Jeżeli chcemy mieć pieniądze na starość – a widać coraz wyraźniej, że żyjemy coraz dłużej i coraz mniej się nas rodzi - to oczywiście powinniśmy oszczędzać. Powinniśmy też zadbać o polepszenie kryzysu demograficznego. Koszty ponoszone na rzecz starzejącego się społeczeństwa będą niewątpliwie rosły – a nie jest tajemnicą, że osób z roku na rok będzie przybywać. Powinniśmy zatem zdecydowanie lepiej przygotowywać się na naszą starość. Z tego punktu widzenia takie instrumenty jak instrumenty finansowania naszych emerytur są dla nas bardzo ważne. Z drugiej strony, tak jak wspomniałem środki gromadzone na nasze emerytury stanowią jednocześnie kapitał do inwestowania długoterminowego.

Niewątpliwie, gdy mówimy o wpływie do budżetu państwa, to trzeba wspomnieć o tym o czym rząd Prawa i Sprawiedliwości mówi od samego początku, to znaczy o dochodach z uszczelniania VATu. Czy udało się Wam ten wpływ zwiększyć i czy jest on stabilnym trendem?

Jest to proces trudny i długotrwały, nie da się go zmienić ot tak, z dnia na dzień. Luka w zbiorach podatku VAT w naszym kraju jest bardzo duża, jest znacznie większa niż średnia unijna w odniesieniu PKB. W ostatnich latach była szacowana od 35-55 miliardów złotych – jest to zatem kwota porównywalna z naszym rocznym deficytem budżetowym. W związku z tym jest to jeden z najważniejszych elementów, które nasz rząd musi rozwiązać. W tamtym roku udało się nam zmniejszyć tę dziurę o parę miliardów, w tym roku zakładamy, że będzie to kilkanaście miliardów złotych, które dodatkowo uzyskamy dzięki uszczelnieniu systemu poboru podatku VAT, a w kolejnym roku myślimy, że będzie to znacząco ponad dwadzieścia miliardów złotych, a może i trzydzieści.

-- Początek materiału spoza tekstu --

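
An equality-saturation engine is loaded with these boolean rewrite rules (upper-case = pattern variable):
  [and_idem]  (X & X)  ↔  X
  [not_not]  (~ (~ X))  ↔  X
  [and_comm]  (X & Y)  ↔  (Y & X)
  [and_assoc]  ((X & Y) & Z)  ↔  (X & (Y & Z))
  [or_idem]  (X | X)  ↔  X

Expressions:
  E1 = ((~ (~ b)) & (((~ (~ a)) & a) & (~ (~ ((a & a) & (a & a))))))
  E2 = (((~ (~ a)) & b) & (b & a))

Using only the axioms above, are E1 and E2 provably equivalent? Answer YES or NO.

YES

(1) ((a & a) & (a & a))  =[and_idem →]=  (a & a)    ⊢ ((~ (~ b)) & (((~ (~ a)) & a) & (~ (~ (a & a)))))
(2) (~ (~ (a & a)))  =[not_not →]=  (a & a)    ⊢ ((~ (~ b)) & (((~ (~ a)) & a) & (a & a)))
(3) (~ (~ a))  =[not_not →]=  a    ⊢ ((~ (~ b)) & ((a & a) & (a & a)))
(4) ((a & a) & (a & a))  =[and_idem →]=  (a & a)    ⊢ ((~ (~ b)) & (a & a))
(5) (~ (~ b))  =[not_not →]=  b    ⊢ (b & (a & a))
(6) (a & a)  =[and_idem →]=  a    ⊢ (b & a)
(7) (b & a)  =[and_idem ←]=  ((b & a) & (b & a))
(8) (b & a)  =[and_comm →]=  (a & b)    ⊢ ((a & b) & (b & a))
(9) a  =[not_not ←]=  (~ (~ a))    ⊢ E2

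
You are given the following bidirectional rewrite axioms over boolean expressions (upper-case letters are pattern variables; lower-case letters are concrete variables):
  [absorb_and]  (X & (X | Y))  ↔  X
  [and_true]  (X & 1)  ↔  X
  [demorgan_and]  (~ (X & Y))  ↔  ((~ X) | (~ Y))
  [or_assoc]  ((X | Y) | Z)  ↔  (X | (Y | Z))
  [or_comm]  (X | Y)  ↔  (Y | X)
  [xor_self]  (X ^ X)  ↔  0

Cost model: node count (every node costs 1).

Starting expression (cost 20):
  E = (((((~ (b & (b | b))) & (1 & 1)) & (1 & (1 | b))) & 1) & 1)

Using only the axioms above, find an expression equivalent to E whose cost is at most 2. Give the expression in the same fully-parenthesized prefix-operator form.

(~ b)   [cost 2]

step 1: absorb_and (→) rewrites (b & (b | b)) into b, now (((((~ b) & (1 & 1)) & (1 & (1 | b))) & 1) & 1)
step 2: absorb_and (→) rewrites (1 & (1 | b)) into 1, now (((((~ b) & (1 & 1)) & 1) & 1) & 1)
step 3: and_true (→) rewrites (1 & 1) into 1, now (((((~ b) & 1) & 1) & 1) & 1)
step 4: and_true (→) rewrites (((((~ b) & 1) & 1) & 1) & 1) into ((((~ b) & 1) & 1) & 1)
step 5: and_true (→) rewrites ((~ b) & 1) into (~ b), now (((~ b) & 1) & 1)
step 6: and_true (→) rewrites (((~ b) & 1) & 1) into ((~ b) & 1)
step 7: and_true (→) rewrites ((~ b) & 1) into (~ b), reaching cost 2 (bound 2)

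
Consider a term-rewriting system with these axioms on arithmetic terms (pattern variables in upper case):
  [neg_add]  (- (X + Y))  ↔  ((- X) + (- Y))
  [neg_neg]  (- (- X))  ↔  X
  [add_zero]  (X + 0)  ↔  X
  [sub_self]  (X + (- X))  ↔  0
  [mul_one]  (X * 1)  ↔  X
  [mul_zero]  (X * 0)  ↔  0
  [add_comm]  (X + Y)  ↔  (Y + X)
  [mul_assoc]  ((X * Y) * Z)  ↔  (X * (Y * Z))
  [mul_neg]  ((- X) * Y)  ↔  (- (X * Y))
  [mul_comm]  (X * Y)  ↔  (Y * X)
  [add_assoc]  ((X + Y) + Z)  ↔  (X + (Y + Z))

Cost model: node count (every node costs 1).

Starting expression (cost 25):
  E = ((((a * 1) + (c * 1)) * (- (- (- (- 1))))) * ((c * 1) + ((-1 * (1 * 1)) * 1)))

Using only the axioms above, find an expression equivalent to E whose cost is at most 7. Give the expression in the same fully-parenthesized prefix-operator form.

((a + c) * (c + -1))   [cost 7]

(1) (- (- 1))  =[neg_neg →]=  1    ⊢ ((((a * 1) + (c * 1)) * (- (- 1))) * ((c * 1) + ((-1 * (1 * 1)) * 1)))
(2) (c * 1)  =[mul_one →]=  c    ⊢ ((((a * 1) + (c * 1)) * (- (- 1))) * (c + ((-1 * (1 * 1)) * 1)))
(3) (- (- 1))  =[neg_neg →]=  1    ⊢ ((((a * 1) + (c * 1)) * 1) * (c + ((-1 * (1 * 1)) * 1)))
(4) (a * 1)  =[mul_one →]=  a    ⊢ (((a + (c * 1)) * 1) * (c + ((-1 * (1 * 1)) * 1)))
(5) (1 * 1)  =[mul_one →]=  1    ⊢ (((a + (c * 1)) * 1) * (c + ((-1 * 1) * 1)))
(6) (-1 * 1)  =[mul_one →]=  -1    ⊢ (((a + (c * 1)) * 1) * (c + (-1 * 1)))
(7) (c * 1)  =[mul_one →]=  c    ⊢ (((a + c) * 1) * (c + (-1 * 1)))
(8) (-1 * 1)  =[mul_one →]=  -1    ⊢ (((a + c) * 1) * (c + -1))
(9) ((a + c) * 1)  =[mul_one →]=  (a + c)    ⊢ cost 7, within 7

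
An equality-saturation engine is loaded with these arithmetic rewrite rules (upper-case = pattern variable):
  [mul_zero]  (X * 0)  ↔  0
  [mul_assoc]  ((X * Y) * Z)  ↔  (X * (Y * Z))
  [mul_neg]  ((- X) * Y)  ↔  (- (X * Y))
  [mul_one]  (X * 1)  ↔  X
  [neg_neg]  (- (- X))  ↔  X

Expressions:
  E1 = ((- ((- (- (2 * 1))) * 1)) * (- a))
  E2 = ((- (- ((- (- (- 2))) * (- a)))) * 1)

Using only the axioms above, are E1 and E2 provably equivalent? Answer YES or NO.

YES

1. [mul_one →] (2 * 1)  →  2;  E1 = ((- ((- (- 2)) * 1)) * (- a))
2. [mul_one →] ((- (- 2)) * 1)  →  (- (- 2));  E1 = ((- (- (- 2))) * (- a))
3. [neg_neg →] (- (- 2))  →  2;  E1 = ((- 2) * (- a))
4. [neg_neg ←] ((- 2) * (- a))  →  (- (- ((- 2) * (- a))))
5. [neg_neg ←] (- 2)  →  (- (- (- 2)));  E1 = (- (- ((- (- (- 2))) * (- a))))
6. [mul_one ←] (- (- ((- (- (- 2))) * (- a))))  →  ((- (- ((- (- (- 2))) * (- a)))) * 1);  this is E2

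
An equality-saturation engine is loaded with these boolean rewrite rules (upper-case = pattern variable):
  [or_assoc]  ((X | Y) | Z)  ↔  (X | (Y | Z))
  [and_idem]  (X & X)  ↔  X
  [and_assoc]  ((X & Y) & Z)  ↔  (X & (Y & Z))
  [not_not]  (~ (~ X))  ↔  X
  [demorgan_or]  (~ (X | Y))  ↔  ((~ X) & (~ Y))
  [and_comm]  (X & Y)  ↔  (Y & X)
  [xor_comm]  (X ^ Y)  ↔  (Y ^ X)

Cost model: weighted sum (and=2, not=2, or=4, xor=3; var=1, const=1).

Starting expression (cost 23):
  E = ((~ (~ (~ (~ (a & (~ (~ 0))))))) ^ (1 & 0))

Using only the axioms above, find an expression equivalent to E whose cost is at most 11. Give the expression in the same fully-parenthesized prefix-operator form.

1. [not_not →] (~ (~ 0))  →  0;  E = ((~ (~ (~ (~ (a & 0))))) ^ (1 & 0))
2. [not_not →] (~ (~ (a & 0)))  →  (a & 0);  E = ((~ (~ (a & 0))) ^ (1 & 0))
3. [not_not →] (~ (~ (a & 0)))  →  (a & 0);  cost 11 ≤ 11, done

((a & 0) ^ (1 & 0))   [cost 11]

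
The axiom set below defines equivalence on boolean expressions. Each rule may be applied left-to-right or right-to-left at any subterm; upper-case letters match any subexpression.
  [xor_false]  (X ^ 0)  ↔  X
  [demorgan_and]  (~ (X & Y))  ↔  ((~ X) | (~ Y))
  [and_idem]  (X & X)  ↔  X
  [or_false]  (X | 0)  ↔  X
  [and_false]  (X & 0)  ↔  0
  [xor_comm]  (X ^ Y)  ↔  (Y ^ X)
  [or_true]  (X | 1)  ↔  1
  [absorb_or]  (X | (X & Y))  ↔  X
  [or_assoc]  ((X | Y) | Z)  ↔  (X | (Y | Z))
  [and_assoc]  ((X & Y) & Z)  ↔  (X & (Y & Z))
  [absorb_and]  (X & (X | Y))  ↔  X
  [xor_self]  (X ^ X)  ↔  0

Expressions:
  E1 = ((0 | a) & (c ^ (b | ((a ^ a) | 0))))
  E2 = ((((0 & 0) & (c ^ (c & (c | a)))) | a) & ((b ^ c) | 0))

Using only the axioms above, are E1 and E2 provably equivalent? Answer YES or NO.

1. [or_false →] ((a ^ a) | 0)  →  (a ^ a);  E1 = ((0 | a) & (c ^ (b | (a ^ a))))
2. [xor_self →] (a ^ a)  →  0;  E1 = ((0 | a) & (c ^ (b | 0)))
3. [or_false →] (b | 0)  →  b;  E1 = ((0 | a) & (c ^ b))
4. [and_false ←] 0  →  (0 & 0);  E1 = (((0 & 0) | a) & (c ^ b))
5. [and_idem ←] 0  →  (0 & 0);  E1 = ((((0 & 0) & 0) | a) & (c ^ b))
6. [xor_self ←] 0  →  (c ^ c);  E1 = ((((0 & 0) & (c ^ c)) | a) & (c ^ b))
7. [or_false ←] (c ^ b)  →  ((c ^ b) | 0);  E1 = ((((0 & 0) & (c ^ c)) | a) & ((c ^ b) | 0))
8. [xor_comm →] (c ^ b)  →  (b ^ c);  E1 = ((((0 & 0) & (c ^ c)) | a) & ((b ^ c) | 0))
9. [absorb_and ←] c  →  (c & (c | a));  this is E2

YES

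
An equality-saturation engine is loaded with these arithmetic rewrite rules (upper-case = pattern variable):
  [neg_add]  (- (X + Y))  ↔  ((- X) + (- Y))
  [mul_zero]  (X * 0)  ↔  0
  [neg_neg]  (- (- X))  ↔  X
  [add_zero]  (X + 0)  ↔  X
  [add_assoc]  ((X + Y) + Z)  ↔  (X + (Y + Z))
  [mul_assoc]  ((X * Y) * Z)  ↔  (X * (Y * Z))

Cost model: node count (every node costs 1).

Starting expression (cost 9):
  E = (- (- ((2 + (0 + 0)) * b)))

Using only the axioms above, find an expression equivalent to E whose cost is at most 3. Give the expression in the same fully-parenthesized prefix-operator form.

(2 * b)   [cost 3]

1. [add_zero →] (0 + 0)  →  0;  E = (- (- ((2 + 0) * b)))
2. [neg_neg →] (- (- ((2 + 0) * b)))  →  ((2 + 0) * b)
3. [add_zero →] (2 + 0)  →  2;  cost 3 ≤ 3, done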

Kilka lewicowych portali podało informację, że wicepremier Morawiecki, powiedział iż nie boi się poświęcić małych przedsiębiorców dla dobra kraju. Czy to manipulacja, czy faktycznie Ministerstwo Rozwoju zmieniło kierunek i mniej skupia się teraz na mniejszych przedsiębiorcach?

Nie słyszałem, aby wicepremier Morawiecki mówił coś podobnego, nie znam też informacji o których pan wspomina. Jednak z całą pewnością mogę panu powiedzieć, że małe i średnie przedsiębiorstwa, ich rozwój to jest jeden z naszych naczelnych priorytetów. Sądzę zatem, że jest to albo błędnie podana informacja, albo źle zinterpretowana informacja. Absolutnie małe i średnie przedsiębiorstwa są naszym priorytetem!

A co z poborem podatku VAT?

Jeżeli chodzi o pobór podatku VAT to chcemy w ten sposób zlikwidować patologię. Natomiast wprost przeciwnie, dla tych przedsiębiorców, którzy dobrze płacą podatki – chcemy ich preferować, nagradzać. Instrumenty, które są przez nas budowane, powstają przeciwko tym, którzy państwo oszukują, którzy nie płacą, a nie przeciwko tym, którzy zachowują się wobec państwa uczciwie.

W jaki zatem sposób uczciwy mały przedsiębiorca będzie mógł dostrzec, że Ministerstwo Rozwoju mu pomaga, że się o niego troszczy?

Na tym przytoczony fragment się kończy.